Слова рождались на лету – неровные, как дыхание после долгого бега, но искренние до боли. Она немного смеялась над собой: «Что за лиричная чушь – но пусть». Иногда нужно позволить себе быть неправильной, чтобы стать настоящей.

Песня получалась простой, но в этой простоте было то, что редко удаётся поймать – живое, неотредактированное чувство, которое нельзя спланировать. Она пела о том, как хочется уйти далеко-далеко, так далеко, чтобы больше не слышать ни чьих голосов, кроме собственного; о том, как страшно бывает делать шаг в неизвестность, но ещё страшнее – не сделать его вообще.

Каждый аккорд складывался в картину, которую она видела перед собой так ясно, будто бы завтра всё в её жизни и правда изменится. Будто она действительно встанет утром, соберёт рюкзак и уедет – не важно куда, лишь бы к тому месту, где её песни будут кому-то нужны.

Когда музыка стихла, Кристина осталась сидеть, склонившись над гитарой, словно боялась разорвать тонкую нить, что связывала её с этим моментом. В комнате было тихо, только трасса шумела как далёкое море, и вдруг ей показалось, что она стоит на берегу собственной судьбы и слышит зов волн.

«Я всё равно пою», – подумала она.

Не потому, что должна. А потому, что иначе – никак.

Она посмотрела на телефон. Никаких сообщений. Никаких знаков. Ничего.

Но интуитивно – глубоко, почти иррационально – она чувствовала: та песня, которую сегодня услышал дальнобойщик, не исчезнет бесследно. Что-то в ней было… не то чтобы особенное, нет, а скорее – предназначенное.

И пусть она пока живёт в комнате размером с кладовку, пусть работает в кафе, где никто не смотрит в её сторону, пусть Илья давит своим раздражением, а мать давно перестала верить, что музыка может быть профессией – есть внутри что-то большее, что-то, что не позволяет ей сдаться.

Она тихо закрыла глаза.

Гитара стояла рядом, как верная спутница.

А мир – где-то впереди, всё ещё закрытый, но, возможно, готовый распахнуться.

После ужина дом медленно выдыхал: телевизор в комнате матери бубнил всё тише, соседи за стеной закончились спорить, в коридоре стукнула дверь – кто-то из жильцов поздно вернулся, шаркая ногами в старых тапках. Кристина, как обычно, мыла посуду, согнувшись над раковиной так, будто пыталась уменьшиться, стать невидимой – не столько для людей, сколько для своих собственных мыслей, которые сегодня почему-то особенно громко шептали о том, что так дальше жить нельзя.

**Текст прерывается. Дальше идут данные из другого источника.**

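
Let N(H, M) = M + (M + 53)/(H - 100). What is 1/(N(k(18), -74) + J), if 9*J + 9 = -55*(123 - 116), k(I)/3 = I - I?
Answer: -900/105811 ≈ -0.0085057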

Вода текла тонкой ледяной струёй, скользила по тарелкам, оставляя разводы на уже замученном кафеле, но Кристина, вместо того чтобы раздражаться из-за вечной коммунальной сырости, странным образом ловила в этом процессе успокоение: механические движения рук, шуршание губки, глухой стук тарелки о тарелку создавали свой собственный небольшой ритм, почти музыкальный, если позволить себе его услышать. Иногда ей казалось, что если прислушаться достаточно внимательно, можно различить мотив в любом шуме – в гуле трассы, в свисте сквозняка, в каплях, падающих с прохудившегося крана, – и этот мотив, тихий, упрямый, будет напоминать ей, кто она есть на самом деле, когда не застряла между сменами, обязательствами и чужими ожиданиями.

– Опять задержалась, – голос матери, хрипловатый от вечных сигарет, донёсся из комнаты, где, судя по мелькающему свету, продолжали идти какие-то бесконечные новости. – Всё поёшь и поёшь. До добра это не доведёт, Крис. Девушке надо подумать о будущем, а не о песнях.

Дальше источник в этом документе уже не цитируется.